The largest categories in the database are:
- 01.13.08.02 (adv.) Immediately (267 words)
- 02.01.09.03 (adj.) Dull, stupid (249 words)
- 02.03.01.06 (adj.) Excellent (227 words)
- 01.02.04 (vi.) Die (212 words)
- 02.01.09.06.01 (n.) Stupid person, dolt, blockhead (204 words)
- 01.07.02.22.01|04 (adj.) Drinking to excess :: drunk (195 words)
The most commonly occurring word forms across the history of English are:
set (345 occurrences), run (302), strike (256), fall (206), cast (187), round (179), turn (174), point (169), slip (165), pass (160), shoot (159), take (158), show (157), stand (157), stock (153), up (151), stop (146), work (145), cut (145), light (142), pitch (141), roll (141)
Overall, our electronic database contains over 1 million rows and in excess of 25 million separate pieces of data.

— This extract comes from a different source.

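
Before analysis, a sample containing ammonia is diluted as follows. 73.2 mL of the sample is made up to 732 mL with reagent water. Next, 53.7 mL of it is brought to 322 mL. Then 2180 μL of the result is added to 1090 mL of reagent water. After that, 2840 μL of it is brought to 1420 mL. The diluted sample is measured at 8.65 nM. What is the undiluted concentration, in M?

0.130 M

Overall dilution factor = 10 × 5.996 × 501 × 500 = 1.50 × 10⁷.
Original = 8.65 nM × 1.50 × 10⁷ = 1.30 × 10⁸ nM = 0.130 M.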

The Thesaurus project itself formally began on 15 January 1965 at an address to the Philological Society in London, where Professor Michael Samuels announced that the work would be undertaken by himself and his colleagues at Glasgow, and the production of the first edition of the Thesaurus ended at the launch party on 22 October 2009; this first stage of the project therefore consumed 44 years, 9 months and 1 week exactly (or 16,351 days), and the total cost of the first edition of the Thesaurus was £1.1million in grants (when adjusted for inflation approximately £2.2m/$3.4m in 2009 equivalent), in addition to a good deal of uncosted academic time; a bargain at a little over 1p per word and around 340 words a week! Our second edition was launched in October 2020, and work on it proceeds at Glasgow.
Overall, the Thesaurus is the work of over 230 people, with more continuing to work on it. Thus far, it has taken approximately 330,000 person-hours of scholarly work – the equivalent of 178 years of solid work for one person.